Sorry about that. It was written on a cell phone and I m not native english speaker.
Nevertheless here goes the story ( http://www.andreykurenkov.com/... )
Marvin Minsky, founder of the MIT AI Lab, and Seymour Papert, director of the lab at the time, were some of the researchers who were skeptical of the hype and in 1969 published their skepticism in the form of rigorous analysis on of the limitations of Perceptrons in a seminal book aptly named Perceptrons. Interestingly, Minksy may have actually been the first researcher to implement a hardware neural net with 1951’s SNARC (Stochastic Neural Analog Reinforcement Calculator) , which preceded Rosenblatt’s work by many years. But the lack of any trace of his work on this system and the critical nature of the analysis in Perceptrons suggests that he concluded this approach to AI was a dead end. The most widely discussed element of this analysis is the elucidation of the limits of a Perceptron - they could not, for instance, learn the simple boolean function XOR because it is not linearly separable. Though the history here is vague, this publication is widely believed to have helped usher in the first of the AI Winters - a period following a massive wave of hype for AI characterized by disillusionment that causes a freeze to funding and publications.

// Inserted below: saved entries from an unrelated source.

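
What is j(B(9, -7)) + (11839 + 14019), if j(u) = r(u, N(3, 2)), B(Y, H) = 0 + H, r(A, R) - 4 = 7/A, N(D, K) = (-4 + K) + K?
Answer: 25861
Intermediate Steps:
N(D, K) = -4 + 2*K
r(A, R) = 4 + 7/A
B(Y, H) = H
j(u) = 4 + 7/u
j(B(9, -7)) + (11839 + 14019) = (4 + 7/(-7)) + (11839 + 14019) = (4 + 7*(-1/7)) + 25858 = (4 - 1) + 25858 = 3 + 25858 = 25861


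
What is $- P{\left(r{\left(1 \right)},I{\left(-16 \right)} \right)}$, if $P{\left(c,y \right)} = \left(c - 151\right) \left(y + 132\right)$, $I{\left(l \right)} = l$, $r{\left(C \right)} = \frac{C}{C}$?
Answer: $17400$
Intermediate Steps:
$r{\left(C \right)} = 1$
$P{\left(c,y \right)} = \left(-151 + c\right) \left(132 + y\right)$
$- P{\left(r{\left(1 \right)},I{\left(-16 \right)} \right)} = - (-19932 - -2416 + 132 \cdot 1 + 1 \left(-16\right)) = - (-19932 + 2416 + 132 - 16) = \left(-1\right) \left(-17400\right) = 17400$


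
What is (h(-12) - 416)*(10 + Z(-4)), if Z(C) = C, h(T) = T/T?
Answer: -2490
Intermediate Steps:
h(T) = 1
(h(-12) - 416)*(10 + Z(-4)) = (1 - 416)*(10 - 4) = -415*6 = -2490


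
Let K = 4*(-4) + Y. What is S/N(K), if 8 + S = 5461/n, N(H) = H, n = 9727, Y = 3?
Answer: 72355/126451 ≈ 0.57220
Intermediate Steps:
K = -13 (K = 4*(-4) + 3 = -16 + 3 = -13)
S = -72355/9727 (S = -8 + 5461/9727 = -72355/9727 ≈ -7.4386)
S/N(K) = -72355/9727/(-13) = -72355/9727*(-1/13) = 72355/126451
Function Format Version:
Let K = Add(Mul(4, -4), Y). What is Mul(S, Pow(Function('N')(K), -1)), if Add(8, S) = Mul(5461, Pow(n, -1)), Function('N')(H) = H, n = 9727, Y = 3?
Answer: Rational(72355, 126451) ≈ 0.57220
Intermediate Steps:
K = -13 (K = Add(Mul(4, -4), 3) = Add(-16, 3) = -13)
S = Rational(-72355, 9727) (S = Add(-8, Mul(5461, Pow(9727, -1))) = Add(-8, Mul(5461, Rational(1, 9727))) = Add(-8, Rational(5461, 9727)) = Rational(-72355, 9727) ≈ -7.4386)
Mul(S, Pow(Function('N')(K), -1)) = Mul(Rational(-72355, 9727), Pow(-13, -1)) = Mul(Rational(-72355, 9727), Rational(-1, 13)) = Rational(72355, 126451)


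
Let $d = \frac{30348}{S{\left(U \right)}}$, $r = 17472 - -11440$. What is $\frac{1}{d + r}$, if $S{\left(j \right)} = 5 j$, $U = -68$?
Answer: $\frac{85}{2449933} \approx 3.4695 \cdot 10^{-5}$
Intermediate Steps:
$r = 28912$ ($r = 17472 + 11440 = 28912$)
$d = - \frac{7587}{85}$ ($d = \frac{30348}{5 \left(-68\right)} = \frac{30348}{-340} = 30348 \left(- \frac{1}{340}\right) = - \frac{7587}{85} \approx -89.259$)
$\frac{1}{d + r} = \frac{1}{- \frac{7587}{85} + 28912} = \frac{1}{\frac{2449933}{85}} = \frac{85}{2449933}$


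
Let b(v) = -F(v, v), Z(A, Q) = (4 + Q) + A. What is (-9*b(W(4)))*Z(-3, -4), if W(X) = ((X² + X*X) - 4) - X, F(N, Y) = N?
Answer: -648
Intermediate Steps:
Z(A, Q) = 4 + A + Q
W(X) = -4 - X + 2*X² (W(X) = ((X² + X²) - 4) - X = (2*X² - 4) - X = (-4 + 2*X²) - X = -4 - X + 2*X²)
b(v) = -v
(-9*b(W(4)))*Z(-3, -4) = (-(-9)*(-4 - 1*4 + 2*4²))*(4 - 3 - 4) = -(-9)*(-4 - 4 + 2*16)*(-3) = -(-9)*(-4 - 4 + 32)*(-3) = -(-9)*24*(-3) = -9*(-24)*(-3) = 216*(-3) = -648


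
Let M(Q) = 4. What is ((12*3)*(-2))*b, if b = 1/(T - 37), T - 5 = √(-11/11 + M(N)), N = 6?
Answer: 2304/1021 + 72*√3/1021 ≈ 2.3788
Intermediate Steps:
T = 5 + √3 (T = 5 + √(-11/11 + 4) = 5 + √(-11*1/11 + 4) = 5 + √(-1 + 4) = 5 + √3 ≈ 6.7320)
b = 1/(-32 + √3) (b = 1/((5 + √3) - 37) = 1/(-32 + √3) ≈ -0.033038)
((12*3)*(-2))*b = ((12*3)*(-2))*(-32/1021 - √3/1021) = (36*(-2))*(-32/1021 - √3/1021) = -72*(-32/1021 - √3/1021) = 2304/1021 + 72*√3/1021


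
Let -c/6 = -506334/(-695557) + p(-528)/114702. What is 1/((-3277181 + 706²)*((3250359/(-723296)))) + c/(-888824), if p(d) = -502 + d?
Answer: 37616369776740749350619/7624655542856082171613481820 ≈ 4.9335e-6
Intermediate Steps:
c = -57361098758/13296963169 (c = -6*(-506334/(-695557) + (-502 - 528)/114702) = -6*(-506334*(-1/695557) - 1030*1/114702) = -6*(506334/695557 - 515/57351) = -6*28680549379/39890889507 = -57361098758/13296963169 ≈ -4.3139)
1/((-3277181 + 706²)*((3250359/(-723296)))) + c/(-888824) = 1/((-3277181 + 706²)*((3250359/(-723296)))) - 57361098758/13296963169/(-888824) = 1/((-3277181 + 498436)*((3250359*(-1/723296)))) - 57361098758/13296963169*(-1/888824) = 1/((-2778745)*(-464337/103328)) + 28680549379/5909329995861628 = -1/2778745*(-103328/464337) + 28680549379/5909329995861628 = 103328/1290274117065 + 28680549379/5909329995861628 = 37616369776740749350619/7624655542856082171613481820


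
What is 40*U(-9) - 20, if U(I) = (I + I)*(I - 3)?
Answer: 8620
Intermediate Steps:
U(I) = 2*I*(-3 + I) (U(I) = (2*I)*(-3 + I) = 2*I*(-3 + I))
40*U(-9) - 20 = 40*(2*(-9)*(-3 - 9)) - 20 = 40*(2*(-9)*(-12)) - 20 = 40*216 - 20 = 8640 - 20 = 8620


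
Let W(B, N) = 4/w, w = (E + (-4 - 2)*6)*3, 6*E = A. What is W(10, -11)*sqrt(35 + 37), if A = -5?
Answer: -48*sqrt(2)/221 ≈ -0.30716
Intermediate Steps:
E = -5/6 (E = (1/6)*(-5) = -5/6 ≈ -0.83333)
w = -221/2 (w = (-5/6 + (-4 - 2)*6)*3 = (-5/6 - 6*6)*3 = (-5/6 - 36)*3 = -221/6*3 = -221/2 ≈ -110.50)
W(B, N) = -8/221 (W(B, N) = 4/(-221/2) = 4*(-2/221) = -8/221)
W(10, -11)*sqrt(35 + 37) = -8*sqrt(35 + 37)/221 = -48*sqrt(2)/221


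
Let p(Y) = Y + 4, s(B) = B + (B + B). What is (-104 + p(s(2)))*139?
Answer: -13066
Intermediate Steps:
s(B) = 3*B (s(B) = B + 2*B = 3*B)
p(Y) = 4 + Y
(-104 + p(s(2)))*139 = (-104 + (4 + 3*2))*139 = (-104 + (4 + 6))*139 = (-104 + 10)*139 = -94*139 = -13066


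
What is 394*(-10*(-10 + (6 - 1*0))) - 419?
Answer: 15341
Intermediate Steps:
394*(-10*(-10 + (6 - 1*0))) - 419 = 394*(-10*(-10 + (6 + 0))) - 419 = 394*(-10*(-10 + 6)) - 419 = 394*(-10*(-4)) - 419 = 394*40 - 419 = 15760 - 419 = 15341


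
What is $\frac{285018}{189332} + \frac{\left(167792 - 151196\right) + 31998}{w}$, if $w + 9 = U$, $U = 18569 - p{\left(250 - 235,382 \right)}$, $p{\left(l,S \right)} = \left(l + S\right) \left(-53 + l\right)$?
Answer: $\frac{4697528709}{1592566118} \approx 2.9497$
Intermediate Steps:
$p{\left(l,S \right)} = \left(-53 + l\right) \left(S + l\right)$ ($p{\left(l,S \right)} = \left(S + l\right) \left(-53 + l\right) = \left(-53 + l\right) \left(S + l\right)$)
$U = 33655$ ($U = 18569 - \left(\left(250 - 235\right)^{2} - 20246 - 53 \left(250 - 235\right) + 382 \left(250 - 235\right)\right) = 18569 - \left(15^{2} - 20246 - 795 + 382 \cdot 15\right) = 18569 - \left(225 - 20246 - 795 + 5730\right) = 18569 - -15086 = 18569 + 15086 = 33655$)
$w = 33646$ ($w = -9 + 33655 = 33646$)
$\frac{285018}{189332} + \frac{\left(167792 - 151196\right) + 31998}{w} = \frac{285018}{189332} + \frac{\left(167792 - 151196\right) + 31998}{33646} = 285018 \cdot \frac{1}{189332} + \left(16596 + 31998\right) \frac{1}{33646} = \frac{142509}{94666} + 48594 \cdot \frac{1}{33646} = \frac{142509}{94666} + \frac{24297}{16823} = \frac{4697528709}{1592566118}$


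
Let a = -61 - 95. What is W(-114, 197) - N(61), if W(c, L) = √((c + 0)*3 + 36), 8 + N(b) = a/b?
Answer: 644/61 + 3*I*√34 ≈ 10.557 + 17.493*I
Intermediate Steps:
a = -156
N(b) = -8 - 156/b
W(c, L) = √(36 + 3*c) (W(c, L) = √(c*3 + 36) = √(3*c + 36) = √(36 + 3*c))
W(-114, 197) - N(61) = √(36 + 3*(-114)) - (-8 - 156/61) = √(36 - 342) - (-8 - 156*1/61) = √(-306) - (-8 - 156/61) = 3*I*√34 - 1*(-644/61) = 3*I*√34 + 644/61 = 644/61 + 3*I*√34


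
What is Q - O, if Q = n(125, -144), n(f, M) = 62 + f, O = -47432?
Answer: 47619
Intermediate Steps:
Q = 187 (Q = 62 + 125 = 187)
Q - O = 187 - 1*(-47432) = 187 + 47432 = 47619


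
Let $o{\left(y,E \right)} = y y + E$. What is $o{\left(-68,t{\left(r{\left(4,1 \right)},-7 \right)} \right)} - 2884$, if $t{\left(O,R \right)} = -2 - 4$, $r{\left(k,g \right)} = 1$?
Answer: $1734$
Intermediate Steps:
$t{\left(O,R \right)} = -6$ ($t{\left(O,R \right)} = -2 - 4 = -6$)
$o{\left(y,E \right)} = E + y^{2}$ ($o{\left(y,E \right)} = y^{2} + E = E + y^{2}$)
$o{\left(-68,t{\left(r{\left(4,1 \right)},-7 \right)} \right)} - 2884 = \left(-6 + \left(-68\right)^{2}\right) - 2884 = \left(-6 + 4624\right) - 2884 = 4618 - 2884 = 1734$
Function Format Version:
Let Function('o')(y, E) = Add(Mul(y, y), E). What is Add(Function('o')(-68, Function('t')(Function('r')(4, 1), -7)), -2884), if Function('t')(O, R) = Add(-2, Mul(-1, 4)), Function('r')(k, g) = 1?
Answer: 1734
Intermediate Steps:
Function('t')(O, R) = -6 (Function('t')(O, R) = Add(-2, -4) = -6)
Function('o')(y, E) = Add(E, Pow(y, 2)) (Function('o')(y, E) = Add(Pow(y, 2), E) = Add(E, Pow(y, 2)))
Add(Function('o')(-68, Function('t')(Function('r')(4, 1), -7)), -2884) = Add(Add(-6, Pow(-68, 2)), -2884) = Add(Add(-6, 4624), -2884) = Add(4618, -2884) = 1734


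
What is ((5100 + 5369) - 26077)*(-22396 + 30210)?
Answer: -121960912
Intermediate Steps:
((5100 + 5369) - 26077)*(-22396 + 30210) = (10469 - 26077)*7814 = -15608*7814 = -121960912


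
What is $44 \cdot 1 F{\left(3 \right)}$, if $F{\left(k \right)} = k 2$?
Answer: $264$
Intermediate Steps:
$F{\left(k \right)} = 2 k$
$44 \cdot 1 F{\left(3 \right)} = 44 \cdot 1 \cdot 2 \cdot 3 = 44 \cdot 6 = 264$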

The point here is that Minsky already knew that a multilayer Neural Network could solve XOR, but he nevertheless wrote a paper showing that a single perceptron could not solve XOR, in order to get funding away from perceptrons and towards his own line of investigation.
All that said, I highly recommend his "society of mind" book. The idea to have each single page to explain a simple concept in a complete manner was mind blowing to me at that time. I still havent come across another book written that way.